Avgqu-sz is also an IO tuning need to pay attention to, this is the direct operation of the size of the data, if the number of times, but the small amount of data, in fact, the IO will be very small. If the data is large, the IO data will be high. can also be obtained by AVGQU-SZX (r/s or w/s) = RSEC/S or wsec/s. That is to say, the speed of reading is determined by this.

In addition, you can also refer
SVCTM generally less than await (because the waiting time for waiting requests is repeatedly computed), the size of SVCTM is generally related to disk performance, cpu/memory load will have an impact on it, too many requests will indirectly lead to increased SVCTM. The size of an await is generally dependent on the service time ( SVCTM), as well as the length of the I/O queue and the emit mode of I/O requests. If the SVCTM is closer to await, I/O has almost no wait time, if the await is much larger than SVCTM, the I/O queue is too long, the response time of the application gets slower, and the response time exceeds the Allows you to consider replacing a faster disk, adjusting the kernel elevator algorithm, optimizing the application, or upgrading the CPU.
The queue Length (AVGQU-SZ) can also be used as an indicator for measuring the system I/O load, but because Avgqu-sz is averaged over a unit time, it does not reflect instantaneous I/O flooding.


Someone else is a good example. (I/O system vs. supermarket queuing)

For example, how do we decide which checkout to go to when we queue up in the supermarket? The first is the number of teams to see the platoon, 5 people than 20 people faster? In addition to the number of heads, we also often look at the front of the person to buy things, if there is a purchase for a week of food aunt, then you can consider changing the line. There is the speed of the cashier, if the money is not clear to the novice, it will have to wait. In addition, timing is important, maybe 5 Minutes ago also crowded the checkout desk, now is empty, this time payment is very cool Ah, of course, the premise is that the past 5 minutes to do things than queued to make sense (but I have not found anything more boring than queuing).

I/O systems also have many similarities with supermarket queues:

r/s+w/s similar to the total number of people who have been
Average Queue Length (AVGQU-SZ) is similar to the number of average queueing people in a unit time
Average service time (SVCTM) is similar to the cashier's payment speed
Average wait time (await) is similar to the average wait time per person
Average I/O data (AVGRQ-SZ) is similar to the average number of things each person buys
The I/O operation rate (%util) is similar to the time scale at which a person is queued at the cashier.

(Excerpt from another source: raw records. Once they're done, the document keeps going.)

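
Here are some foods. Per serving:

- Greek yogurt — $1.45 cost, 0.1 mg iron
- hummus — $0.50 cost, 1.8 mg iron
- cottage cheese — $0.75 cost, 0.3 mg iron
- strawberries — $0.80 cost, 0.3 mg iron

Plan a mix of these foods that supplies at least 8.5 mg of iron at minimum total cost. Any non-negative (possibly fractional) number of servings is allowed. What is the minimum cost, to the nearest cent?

$2.36

Cost per mg of iron: hummus $0.2778, cottage cheese $2.5000, strawberries $2.6667, Greek yogurt $14.5000.
With no serving limits, use only hummus: 8.5 mg / 1.8 mg = 4.722 servings × $0.50 = $2.36.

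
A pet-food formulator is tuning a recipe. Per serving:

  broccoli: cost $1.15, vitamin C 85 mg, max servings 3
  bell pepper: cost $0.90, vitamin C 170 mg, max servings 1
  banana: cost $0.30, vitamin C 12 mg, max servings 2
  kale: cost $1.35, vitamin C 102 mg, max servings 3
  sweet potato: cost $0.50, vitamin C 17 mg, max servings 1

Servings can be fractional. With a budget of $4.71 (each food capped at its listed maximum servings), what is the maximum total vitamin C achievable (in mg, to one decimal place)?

Vitamin C per dollar: bell pepper 188.9, kale 75.56, broccoli 73.91, banana 40, sweet potato 34.
Take 1 serving of bell pepper: spends $0.90, +170.0 mg vitamin C (running total 170.0 mg).
Take 2.822 servings of kale: spends $3.81, +287.9 mg vitamin C (running total 457.9 mg).
Filling greedily by vitamin C-per-dollar is optimal for one linear limit, giving 457.9 mg.

457.9 mg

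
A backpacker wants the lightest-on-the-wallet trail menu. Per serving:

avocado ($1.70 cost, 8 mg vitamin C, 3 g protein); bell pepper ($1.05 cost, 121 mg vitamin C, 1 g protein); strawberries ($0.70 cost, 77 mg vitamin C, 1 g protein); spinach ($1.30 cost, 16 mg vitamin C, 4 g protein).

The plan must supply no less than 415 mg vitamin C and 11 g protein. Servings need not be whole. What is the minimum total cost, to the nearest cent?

$5.48

The cheapest plan sits at a corner of the feasible region — with two constraints it uses at most two foods.
avocado only: max(415/8, 11/3) = 51.88 servings → $88.19.
bell pepper only: max(415/121, 11/1) = 11 servings → $11.55.
strawberries only: max(415/77, 11/1) = 11 servings → $7.70.
spinach only: max(415/16, 11/4) = 25.94 servings → $33.72.
avocado + bell pepper with both tight: 2.58 servings and 3.259 servings → $7.81.
avocado + strawberries with both tight: 1.937 servings and 5.188 servings → $6.93.
avocado + spinach with both targets exact would need a negative amount; discard.
bell pepper + strawberries: the both-tight solution has a negative serving — not a feasible corner.
bell pepper + spinach with both tight: 3.171 servings and 1.957 servings → $5.87.
strawberries + spinach with both tight: 5.082 servings and 1.479 servings → $5.48.
Cheapest feasible corner: $5.48.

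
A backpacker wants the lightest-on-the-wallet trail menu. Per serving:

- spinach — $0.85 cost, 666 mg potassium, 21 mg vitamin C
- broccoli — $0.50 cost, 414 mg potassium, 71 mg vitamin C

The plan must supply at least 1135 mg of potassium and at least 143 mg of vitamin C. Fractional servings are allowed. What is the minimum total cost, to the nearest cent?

$1.37

spinach only: max(1135/666, 143/21) = 6.81 servings → $5.79.
broccoli only: max(1135/414, 143/71) = 2.742 servings → $1.37.
spinach + broccoli with both tight: 0.5541 servings and 1.85 servings → $1.40.
So the least-cost plan costs $1.37.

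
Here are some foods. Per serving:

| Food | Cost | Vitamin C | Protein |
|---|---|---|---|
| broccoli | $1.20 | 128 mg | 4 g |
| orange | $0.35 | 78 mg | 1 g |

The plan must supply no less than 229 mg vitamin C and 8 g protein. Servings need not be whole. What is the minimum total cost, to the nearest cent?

For a min-cost LP with two ≥-constraints, a basic feasible solution has at most two positive variables.
broccoli only: max(229/128, 8/4) = 2 servings → $2.40.
orange only: max(229/78, 8/1) = 8 servings → $2.80.
broccoli + orange: the both-tight solution has a negative serving — not a feasible corner.
So the least-cost plan costs $2.40.

$2.40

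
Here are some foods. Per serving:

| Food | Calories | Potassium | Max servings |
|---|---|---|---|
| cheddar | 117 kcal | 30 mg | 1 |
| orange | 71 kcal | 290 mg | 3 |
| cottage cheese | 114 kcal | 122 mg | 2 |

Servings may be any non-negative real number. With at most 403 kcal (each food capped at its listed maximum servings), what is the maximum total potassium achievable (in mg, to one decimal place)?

1073.3 mg

Potassium per kcal: orange 4.085, cottage cheese 1.07, cheddar 0.2564.
Take 3 servings of orange: uses 213 kcal, +870.0 mg potassium (running total 870.0 mg).
Take 1.667 servings of cottage cheese: uses 190 kcal, +203.3 mg potassium (running total 1073.3 mg).
Greedy by best ratio exhausts the calories allowance optimally: 1073.3 mg.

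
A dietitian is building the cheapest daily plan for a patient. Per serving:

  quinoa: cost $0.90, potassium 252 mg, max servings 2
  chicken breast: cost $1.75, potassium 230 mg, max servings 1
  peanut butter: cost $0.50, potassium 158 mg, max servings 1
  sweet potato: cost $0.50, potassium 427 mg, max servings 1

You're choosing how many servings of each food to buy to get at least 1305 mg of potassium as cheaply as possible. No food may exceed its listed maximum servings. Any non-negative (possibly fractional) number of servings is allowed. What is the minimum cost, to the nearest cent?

$4.44

Cost per mg of potassium: sweet potato $0.0012, peanut butter $0.0032, quinoa $0.0036, chicken breast $0.0076.
Take 1 serving of sweet potato: +427.0 mg potassium for $0.50 (total $0.50, still need 878.0 mg).
Take 1 serving of peanut butter: +158.0 mg potassium for $0.50 (total $1.00, still need 720.0 mg).
Take 2 servings of quinoa: +504.0 mg potassium for $1.80 (total $2.80, still need 216.0 mg).
Take 0.9391 servings of chicken breast: +216.0 mg potassium for $1.64 (total $4.44, still need 0.0 mg).
Greedy by cheapest-per-mg is optimal for a single linear constraint, so the minimum cost is $4.44.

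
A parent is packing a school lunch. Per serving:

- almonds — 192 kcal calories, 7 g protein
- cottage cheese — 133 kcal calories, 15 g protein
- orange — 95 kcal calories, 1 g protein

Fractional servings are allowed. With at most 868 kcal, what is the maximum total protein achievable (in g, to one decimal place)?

97.9 g

Protein per kcal: cottage cheese 0.1128, almonds 0.03646, orange 0.01053.
With no serving limits, spend the whole calories allowance on cottage cheese: 868 kcal / 133 kcal × 15 g = 97.9 g.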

We can analyze the mode of I/O requests based on these data, and the speed and response time of I/O.

Reference documents:

    1. Linux Mans Iostat
    2. How Linux Iostat computes its results
    3. Linux Iostat

Source:

http://www.orczhou.com/index.php/2010/03/iostat-detail/

Http://www.php-oa.com/2009/02/03/iostat.html

Linux IO Performance monitoring tool Iostat detailed

Contact Us

The content source of this page is from Internet, which doesn't represent Alibaba Cloud's opinion; products and services mentioned on that page don't have any relationship with Alibaba Cloud. If the content of the page makes you feel confusing, please write us an email, we will handle the problem within 5 days after receiving your email.

If you find any instances of plagiarism from the community, please send an email to: info-contact@alibabacloud.com and provide relevant evidence. A staff member will contact you within 5 working days.

A Free Trial That Lets You Build Big!

Start building with 50+ products and up to 12 months usage for Elastic Compute Service

  • Sales Support

    1 on 1 presale consultation

  • After-Sales Support

    24/7 Technical Support 6 Free Tickets per Quarter Faster Response

  • Alibaba Cloud offers highly flexible support services tailored to meet your exact needs.